Tabii bu skandallardan kamuoyunun haberi olmuyor.
Konuya bir fıkra ile devam edelim:
Büyük İskender, Cengizhan ve Napolyon Kızıl Meydan’da askeri tören izlerken tartışıyorlarmış. Büyük İskender “Böyle, tanklarım olsaydı dünyayı ele geçirirdim” demiş. Cengizhan “Böyle füzelerim olsaydı, dünya benim olurdu” diye karşı çıkmış. Napolyon ise şöyle demiş: “Pravda gibi bir gazetem olsaydı, Waterloo Muharebesi’ni kaybettiğimi kimse öğrenemezdi”

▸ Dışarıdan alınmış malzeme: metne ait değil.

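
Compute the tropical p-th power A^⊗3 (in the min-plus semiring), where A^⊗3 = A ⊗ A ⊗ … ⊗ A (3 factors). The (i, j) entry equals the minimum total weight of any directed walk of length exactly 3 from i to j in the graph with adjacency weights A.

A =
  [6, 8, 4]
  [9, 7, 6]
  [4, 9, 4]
A^⊗3 =
  [12, 16, 12]
  [14, 18, 14]
  [12, 16, 12]

Each entry (A^⊗3)_ij equals the minimum over all length-3 walks i = v_0 → v_1 → … → v_3 = j of Σ_t A[v_t][v_{t+1}]. For example, for (i, j) = (0, 2) we minimise over 9 possible intermediate vertex sequences; the minimum is 12, attained along the walk 0 → 2 → 0 → 2.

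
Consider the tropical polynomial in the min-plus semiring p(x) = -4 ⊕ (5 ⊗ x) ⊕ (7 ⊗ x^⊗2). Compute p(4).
p(4) = -4

A tropical monomial a ⊗ x^⊗i evaluates to a + i · x. Evaluating each term at x = 4:
  Term 0 contributes -4 + 0 · 4 = -4
  Term 1 contributes 5 + 1 · 4 = 9
  Term 2 contributes 7 + 2 · 4 = 15
p(4) = ⊕ of these = min[-4, 9, 15] = -4.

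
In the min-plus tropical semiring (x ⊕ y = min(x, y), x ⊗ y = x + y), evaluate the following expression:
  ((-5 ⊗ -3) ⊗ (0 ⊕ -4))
((-5 ⊗ -3) ⊗ (0 ⊕ -4)) = -12

Expand innermost to outermost. Recall ⊕ takes the minimum of its arguments and ⊗ takes their sum. Working out the expression ((-5 ⊗ -3) ⊗ (0 ⊕ -4)) gives -12.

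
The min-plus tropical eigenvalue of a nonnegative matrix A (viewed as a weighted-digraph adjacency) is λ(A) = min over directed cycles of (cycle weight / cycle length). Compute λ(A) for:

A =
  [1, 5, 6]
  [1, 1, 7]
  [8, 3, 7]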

Bilmiyorum daha fazla açıklamama gerek var mı?
Mili Savunma Bakanlığındaki atamaya örnek teşkil edecek ufak bir anımı anlatayım: 1990 yılı başı, Körfez Savaşı var, ABD Genel Kurmay Başkanı Colin Luther Powell. Türkiye’de tanınmış bir dostumun yeğeni de ABD Hava Kuvvetlerinde subay, F16 pilotu. Colin Powell kendisini özel kalem müdürü yapmak istiyor, mevzuat uygun, her türlü kriteri uyuyor ama Yunan lobisi ayağa kalkıyor; “Vay sen Türk kökenli birini nasıl olur da ABD Genel Kurmay Başkanının özel kalem müdür yaparsın?” Sonuçta, Colin Powell Yunan lobisine hayır diyemedi ve dostumuzun yeğeni sırf Türk olduğu için özel kalem müdürü olamadı. İrlanda, Fransız, Kenya veya Jamaikalıyı Genelkurmay Başkanı, Dışişleri Bakanı veya Başkan yapan ABD, bir Türk’ü Özel Kalem Müdürü yapmadı. Bilindiği gibi Colin Powell’ın ailesi Jamaikalı.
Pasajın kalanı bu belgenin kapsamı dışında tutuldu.